And how Europe policymakers saved EMU from a collapse?

After pointing an article on how India avoided the crisis, let us look at another article. This one looks at how European policymakers  averted what could be a full blown global crisis.

Unlike what most think that Europe policymakers were caught off-guard in early-2010, it was not the case. They actually formed a secret committee after Lehman fallout to prevent a fallout of EMU. They knew upfront of an impending crisis.

Two months after Lehman Brothers collapsed in the fall of 2008, a small group of European leaders set up a secret task force—one so secret that they dubbed it “the group that doesn’t exist.”

Its mission: Devise a plan to head off a default by a country in the 16-nation euro zone.

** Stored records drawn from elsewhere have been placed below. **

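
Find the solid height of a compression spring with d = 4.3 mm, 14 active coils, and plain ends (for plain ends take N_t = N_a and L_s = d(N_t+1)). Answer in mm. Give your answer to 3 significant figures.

plain ends: N_t = N_a = 14
L_s = d·(N_t+1) = 4.3 × 15 = 64.5 mm

64.5 mm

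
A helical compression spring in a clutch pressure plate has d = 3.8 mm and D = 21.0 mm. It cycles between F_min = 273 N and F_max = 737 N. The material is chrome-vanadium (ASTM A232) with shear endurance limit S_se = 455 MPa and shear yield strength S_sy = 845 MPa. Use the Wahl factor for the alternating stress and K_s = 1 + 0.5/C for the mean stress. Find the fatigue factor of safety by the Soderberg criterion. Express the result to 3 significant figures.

C = D/d = 21.0/3.8 = 5.5263; K_W = (4C−1)/(4C−4)+0.615/C = 1.2770; K_s = 1+0.5/C = 1.0905
F_a = (F_max−F_min)/2 = 232 N; F_m = (F_max+F_min)/2 = 505 N
τ_a = K_W·8F_aD/(πd³) = 1.2770 × 226.1 = 288.72 MPa
τ_m = K_s·8F_mD/(πd³) = 1.0905 × 492.15 = 536.68 MPa
Soderberg: 1/n_f = τ_a/S_se + τ_m/S_sy = 288.72/455 + 536.68/845 = 0.63456 + 0.63513 = 1.2697
n_f = 1/1.2697 = 0.7876

0.788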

When Greece ran into trouble a year later, the conclave, whose existence has never before been reported, had yet to agree on a strategy. In a prelude to a cantankerous public debate that would later delay Europe’s response to the euro-zone debt crisis until the eleventh hour, the task force struggled to surmount broad disagreement over whether and how the euro zone should rescue one of its own. It never found the answer.

Hmmm. Further,

A Wall Street Journal investigation, based on dozens of interviews with officials from around the EU, reveals that the divisions that bedeviled the task force pushed the currency union perilously close to collapse. In early May, just hours before Germany and France broke their stalemate and agreed to endorse a trillion-dollar fund to rescue troubled euro-zone members, French Finance Minister Christine Lagarde told her delegation the euro zone was on the verge of breaking apart, according to people familiar with the matter.

 The story points how France and Germany differed on the policy options and delayed the decision till the eleventh hour (read this interesting paper as well).

It is contrasting to how things were managed in India. Indian policymakers  were very quick and reacted to the situation aggressively. They did not leave it to the markets. But it was far more easier in India as it comes under one government. EMU was 16 countries and each one having different agenda. The sad part of this whiole thing is how EMU policymakers  just kept delaying things.

This is another interesting rhyming/repeating of history. Just like we see new research showing France was equally responsible for great depression. So far, US was seen as the main villain.

Even in this crisis US is seen as the main villain. In fact in early part of the crisis EU policymakers rarely chided away from blaming the US for this crisis (not willing to blame US directly they called it transatlantic policies). Now, with articles like these (and these showing how EU policymakers were not fair with stress tests) one can just see how Europe again plays a key role in making this crisis so global and prolonged. Initially one thought as US goes down Europe could be the investment destination. Not anymore. Infact going by eurointelligence reports, things are really bad in Europe.